We are looking to move house. We have accepted an offer of £190k (which equates to the valuation of our current property) for our house and have had a bid of £155k accepted for a house with a valuation of £175k.

Our existing mortgage is Interest Only for £78k (we have other savings in place to allow this amount to be repaid at the end of the term) and has a remaining term of 9 years. We are both self employed having started a new business four years ago. After two years of losses we turned a small profit of approx £4k each of the last two years and are entitled to working tax credits. We live within our means and have good credit ratings. We have never defaulted on any payments and have no current loans.

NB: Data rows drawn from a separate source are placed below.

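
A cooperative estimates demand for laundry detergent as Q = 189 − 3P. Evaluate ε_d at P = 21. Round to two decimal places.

-0.50

At P = 21, Q = 126.
dQ/dP = −3.
ε = (dQ/dP)(P/Q) = (-3)(21/126).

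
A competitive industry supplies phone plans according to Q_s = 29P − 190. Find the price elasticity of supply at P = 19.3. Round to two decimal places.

At P = 19.3, Q_s = 369.70.
dQ_s/dP = 29.
ε_s = (dQ_s/dP)(P/Q_s) = (29)(19.3/369.70).

1.51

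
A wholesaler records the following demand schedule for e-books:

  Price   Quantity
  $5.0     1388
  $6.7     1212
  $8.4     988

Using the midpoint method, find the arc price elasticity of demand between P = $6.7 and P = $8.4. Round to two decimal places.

At P = 6.7, Q = 1212; at P = 8.4, Q = 988.
ΔQ = -224, ΔP = 1.7. Midpoints: P̄ = 7.55, Q̄ = 1100.0.
ε = (ΔQ/ΔP)(P̄/Q̄) = (-224/1.7)(7.55/1100.0).

-0.90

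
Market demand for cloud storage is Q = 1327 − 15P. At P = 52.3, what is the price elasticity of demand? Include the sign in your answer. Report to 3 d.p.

At P = 52.3, Q = 542.500.
dQ/dP = −15.
ε = (dQ/dP)(P/Q) = (-15)(52.3/542.500).
|ε| > 1, so demand is elastic at this price.

-1.446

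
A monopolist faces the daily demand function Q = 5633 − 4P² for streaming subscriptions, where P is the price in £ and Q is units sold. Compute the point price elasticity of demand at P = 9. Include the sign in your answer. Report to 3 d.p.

At P = 9, Q = 5309.
dQ/dP = −8P = -72.
ε = (dQ/dP)(P/Q) = (-72)(9/5309).

-0.122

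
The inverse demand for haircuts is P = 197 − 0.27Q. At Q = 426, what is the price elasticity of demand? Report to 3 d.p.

At Q = 426, P = 197 − 0.27(426) = 81.98.
dP/dQ = −0.27, so dQ/dP = 1/(−0.27) = -3.704.
ε = (dQ/dP)(P/Q) = (-3.704)(81.98/426).

-0.713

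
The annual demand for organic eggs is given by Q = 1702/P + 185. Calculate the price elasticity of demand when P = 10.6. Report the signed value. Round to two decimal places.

-0.46

At P = 10.6, Q = 345.566.
dQ/dP = −1702/P² = -15.148.
ε = (dQ/dP)(P/Q) = (-15.148)(10.6/345.566).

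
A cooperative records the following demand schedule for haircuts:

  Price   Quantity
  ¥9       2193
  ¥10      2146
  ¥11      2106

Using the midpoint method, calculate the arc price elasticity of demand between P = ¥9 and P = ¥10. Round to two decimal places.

-0.21

At P = 9, Q = 2193; at P = 10, Q = 2146.
ΔQ = -47, ΔP = 1. Midpoints: P̄ = 9.50, Q̄ = 2169.5.
ε = (ΔQ/ΔP)(P̄/Q̄) = (-47/1)(9.50/2169.5).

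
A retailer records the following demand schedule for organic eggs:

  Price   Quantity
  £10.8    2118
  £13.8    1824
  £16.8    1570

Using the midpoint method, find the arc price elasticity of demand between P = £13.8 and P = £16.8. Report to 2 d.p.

-0.76

At P = 13.8, Q = 1824; at P = 16.8, Q = 1570.
ΔQ = -254, ΔP = 3.0. Midpoints: P̄ = 15.30, Q̄ = 1697.0.
ε = (ΔQ/ΔP)(P̄/Q̄) = (-254/3.0)(15.30/1697.0).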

We want to reduce our mortgage to £70k or £65k and perhaps naively thought that because we wanted to reduce our borrowings and would have a low LTV of around 42% that our current lender would see this as a lower risk and approve the port of the mortgage.

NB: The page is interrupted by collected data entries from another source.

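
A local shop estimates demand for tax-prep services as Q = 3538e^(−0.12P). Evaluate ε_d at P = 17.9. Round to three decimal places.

At P = 17.9, Q = 412.946.
dQ/dP = −0.12·3538e^(−0.12P) = −0.12Q = -49.554.
ε = (dQ/dP)(P/Q) = (-49.554)(17.9/412.946).

-2.148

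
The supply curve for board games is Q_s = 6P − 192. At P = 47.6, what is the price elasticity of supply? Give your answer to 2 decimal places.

At P = 47.6, Q_s = 93.60.
dQ_s/dP = 6.
ε_s = (dQ_s/dP)(P/Q_s) = (6)(47.6/93.60).

3.05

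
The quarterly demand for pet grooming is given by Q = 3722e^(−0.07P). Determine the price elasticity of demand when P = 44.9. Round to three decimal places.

-3.143

At P = 44.9, Q = 160.616.
dQ/dP = −0.07·3722e^(−0.07P) = −0.07Q = -11.243.
ε = (dQ/dP)(P/Q) = (-11.243)(44.9/160.616).
|ε| > 1, so demand is elastic at this price.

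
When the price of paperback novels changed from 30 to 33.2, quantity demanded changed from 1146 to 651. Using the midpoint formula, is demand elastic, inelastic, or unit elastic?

elastic

Arc ε ≈ -5.440.
|ε| = 5.44 > 1.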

The property we hope to buy needs modernisation so we wanted to keep some equity from our sale to help fund this but if necessary we could drop our new mortgaged requirement to £53k.

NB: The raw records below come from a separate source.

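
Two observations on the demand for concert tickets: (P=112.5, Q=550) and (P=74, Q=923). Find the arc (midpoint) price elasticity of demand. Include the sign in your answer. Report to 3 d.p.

-1.227

ΔQ = 923 − 550 = 373; ΔP = 74 − 112.5 = -38.5.
Midpoints: P̄ = 93.25, Q̄ = 736.5.
ε = (ΔQ/ΔP)(P̄/Q̄) = (373/-38.5)(93.25/736.5).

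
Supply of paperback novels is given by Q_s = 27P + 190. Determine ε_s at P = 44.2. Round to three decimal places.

0.863

At P = 44.2, Q_s = 1383.40.
dQ_s/dP = 27.
ε_s = (dQ_s/dP)(P/Q_s) = (27)(44.2/1383.40).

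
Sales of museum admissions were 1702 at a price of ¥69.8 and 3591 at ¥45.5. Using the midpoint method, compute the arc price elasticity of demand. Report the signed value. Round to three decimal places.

ΔQ = 3591 − 1702 = 1889; ΔP = 45.5 − 69.8 = -24.3.
Midpoints: P̄ = 57.65, Q̄ = 2646.5.
ε = (ΔQ/ΔP)(P̄/Q̄) = (1889/-24.3)(57.65/2646.5).

-1.693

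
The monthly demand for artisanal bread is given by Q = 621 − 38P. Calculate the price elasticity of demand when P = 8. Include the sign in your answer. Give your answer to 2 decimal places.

At P = 8, Q = 317.
dQ/dP = −38.
ε = (dQ/dP)(P/Q) = (-38)(8/317).
|ε| < 1, so demand is inelastic at this price.

-0.96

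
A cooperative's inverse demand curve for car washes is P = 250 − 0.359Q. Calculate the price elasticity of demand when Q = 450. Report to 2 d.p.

At Q = 450, P = 250 − 0.359(450) = 88.45.
dP/dQ = −0.359, so dQ/dP = 1/(−0.359) = -2.786.
ε = (dQ/dP)(P/Q) = (-2.786)(88.45/450).

-0.55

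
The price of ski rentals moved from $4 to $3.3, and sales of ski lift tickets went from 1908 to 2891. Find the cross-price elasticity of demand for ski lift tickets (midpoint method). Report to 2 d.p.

-2.14

ΔQ_x = 2891 − 1908 = 983; ΔP_y = 3.3 − 4 = -0.7.
Midpoints: P̄_y = 3.65, Q̄_x = 2399.5.
ε_xy = (ΔQ_x/ΔP_y)(P̄_y/Q̄_x) = (983/-0.7)(3.65/2399.5).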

Unfortunately it appears porting a mortgage is classed as applying for a new mortgage and we are having problems with our lender. They haven't said no yet, but they haven't said yes either. We are comfortable with our ability to pay this mortgage even if it meant taking p/t employment as well as growing our business.

Any words of wisdom would be appreciated ! Would a morgage broker be able to find alternatives ?

Comments

  • poacherp
    poacherp Posts: 1,696 Forumite
    Sounds like you're going to have a problem if your earned income is only £4,000 pa each. Best way forward is perhaps to seek advice from a mortgage adviser or IFA and provide full details of income from all sources. Most mortgage lenders will not take tax credits into consideration but you could look at TMW which is part of the Nationwide.
  • Thrugelmir
    Thrugelmir Posts: 89,546 Forumite
    Part of the Furniture 10,000 Posts Name Dropper Photogenic
    With a profit of only £4k from your business. Then presumably you are living on savings.

    Porting merely refers to the transfer of the terms of the mortgage i.e. interest rate, not the mortgage itself. This in itself is treated as a new application.
  • _Andy_
    _Andy_ Posts: 11,150 Forumite
    On that income it will be a straight decline.